Nachhaltige Geldanlagen – auch als „grüne Investments" oder „verantwortungsvolles Investieren" bekannt – verfolgen einen Ansatz, der über klassische Rendite-Risiko-Überlegungen hinausgeht. Im Kern geht es darum, dass bei der Auswahl von Wertpapieren oder Fonds auch ökologische, soziale und Governance-bezogene Kriterien (kurz: ESG) eine Rolle spielen. Das bedeutet zum Beispiel: Ein Unternehmen, das massiv zur CO₂-Belastung beiträgt, keine fairen Arbeitsbedingungen garantiert oder durch undurchsichtige Buchführung auffällt, würde in einem ESG-Portfolio tendenziell ausgeschlossen oder gering gewichtet.

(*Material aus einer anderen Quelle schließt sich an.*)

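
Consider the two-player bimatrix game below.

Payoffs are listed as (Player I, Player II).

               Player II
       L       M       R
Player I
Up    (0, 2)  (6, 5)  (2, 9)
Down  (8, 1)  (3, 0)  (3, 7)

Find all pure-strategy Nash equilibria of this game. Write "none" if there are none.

The unique pure-strategy Nash equilibrium is (Down, R).

Player I against L: payoffs 0, 8 → best response Down.
Player I against M: payoffs 6, 3 → best response Up.
Player I against R: payoffs 2, 3 → best response Down.
Player II against Up: payoffs 2, 5, 9 → best response R.
Player II against Down: payoffs 1, 0, 7 → best response R.
Mutual best responses: (Down, R).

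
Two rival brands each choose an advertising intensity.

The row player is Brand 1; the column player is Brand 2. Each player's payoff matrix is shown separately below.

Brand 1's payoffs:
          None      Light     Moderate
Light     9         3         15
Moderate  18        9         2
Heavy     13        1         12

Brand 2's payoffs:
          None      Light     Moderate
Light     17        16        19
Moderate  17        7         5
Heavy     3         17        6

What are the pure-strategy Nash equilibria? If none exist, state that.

Pure-strategy Nash equilibria: (Light, Moderate) and (Moderate, None)

Brand 1 against None: payoffs 9, 18, 13 → best response Moderate.
Brand 1 against Light: payoffs 3, 9, 1 → best response Moderate.
Brand 1 against Moderate: payoffs 15, 2, 12 → best response Light.
Brand 2 against Light: payoffs 17, 16, 19 → best response Moderate.
Brand 2 against Moderate: payoffs 17, 7, 5 → best response None.
Brand 2 against Heavy: payoffs 3, 17, 6 → best response Light.
Mutual best responses: (Light, Moderate); (Moderate, None).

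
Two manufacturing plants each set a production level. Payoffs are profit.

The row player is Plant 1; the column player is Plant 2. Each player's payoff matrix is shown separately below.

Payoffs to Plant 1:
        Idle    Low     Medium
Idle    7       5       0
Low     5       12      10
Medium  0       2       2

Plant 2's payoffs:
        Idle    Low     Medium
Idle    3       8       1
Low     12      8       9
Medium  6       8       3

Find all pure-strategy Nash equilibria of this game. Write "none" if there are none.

none

Plant 1 against Idle: payoffs 7, 5, 0 → best response Idle.
Plant 1 against Low: payoffs 5, 12, 2 → best response Low.
Plant 1 against Medium: payoffs 0, 10, 2 → best response Low.
Plant 2 against Idle: payoffs 3, 8, 1 → best response Low.
Plant 2 against Low: payoffs 12, 8, 9 → best response Idle.
Plant 2 against Medium: payoffs 6, 8, 3 → best response Low.
No profile is a mutual best response for all players.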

Gegenüber konventionellen Anlagen unterscheiden sich nachhaltige Geldanlagen vor allem durch sogenannte Ausschlusskriterien: Branchen wie Rüstung, Kohle, Tabak oder Glücksspiel werden häufig vollständig gemieden. Darüber hinaus setzen manche Ansätze auf den sogenannten „Best-in-Class"-Ansatz, bei dem die nachhaltigsten Unternehmen innerhalb jeder Branche bevorzugt werden – auch wenn die Branche selbst nicht als grün gilt.
Innerhalb des Bereichs nachhaltiger Geldanlagen gibt es drei wichtige Konzepte, die Einsteiger:innen unterscheiden sollten: ESG-Investing integriert Nachhaltigkeitskriterien als Filter in den Investmentprozess, ohne zwingend auf bestimmte Sektoren zu verzichten. SRI (Socially Responsible Investing) geht einen Schritt weiter und schließt ganze Branchen oder Unternehmen aus, die bestimmten ethischen Grundsätzen widersprechen. Impact Investing verfolgt den ambitioniertesten Ansatz: Hier sollen Investitionen eine messbare, positive gesellschaftliche oder ökologische Wirkung erzielen – etwa durch direkte Finanzierung von Solarparks oder sozialen Wohnprojekten. Für Einsteiger:innen ist der Einstieg über ESG oder SRI meist praktikabler.
Auf regulatorischer Ebene hat die Europäische Union mit der Offenlegungsverordnung (SFDR – Sustainable Finance Disclosure Regulation) einen verbindlichen Rahmen geschaffen. Fonds werden dabei in Kategorien eingeteilt: Artikel-8-Fonds berücksichtigen ESG-Merkmale im Investmentprozess, ohne ein explizit nachhaltiges Ziel zu verfolgen. Artikel-9-Fonds hingegen haben ein klar definiertes nachhaltiges Investitionsziel und unterliegen strengeren Anforderungen an Transparenz und Berichterstattung. Diese Kategorien bieten eine erste Orientierung, ersetzen aber keine eigene Prüfung des jeweiligen Fonds.
AUF EINEN BLICK
- Grüne Anleihen (Green Bonds): Staaten und Unternehmen finanzieren damit konkrete Klimaprojekte – eher für fortgeschrittene Anleger:innen.
- Nachhaltige Investmentfonds (aktiv gemanagte Fonds): höhere Kosten als ETFs, individuelle ESG-Strategien.
- Direktinvestments in erneuerbare Energien (Crowdinvesting-Plattformen): höheres Risiko, keine Einlagensicherung – nur mit Grundwissen.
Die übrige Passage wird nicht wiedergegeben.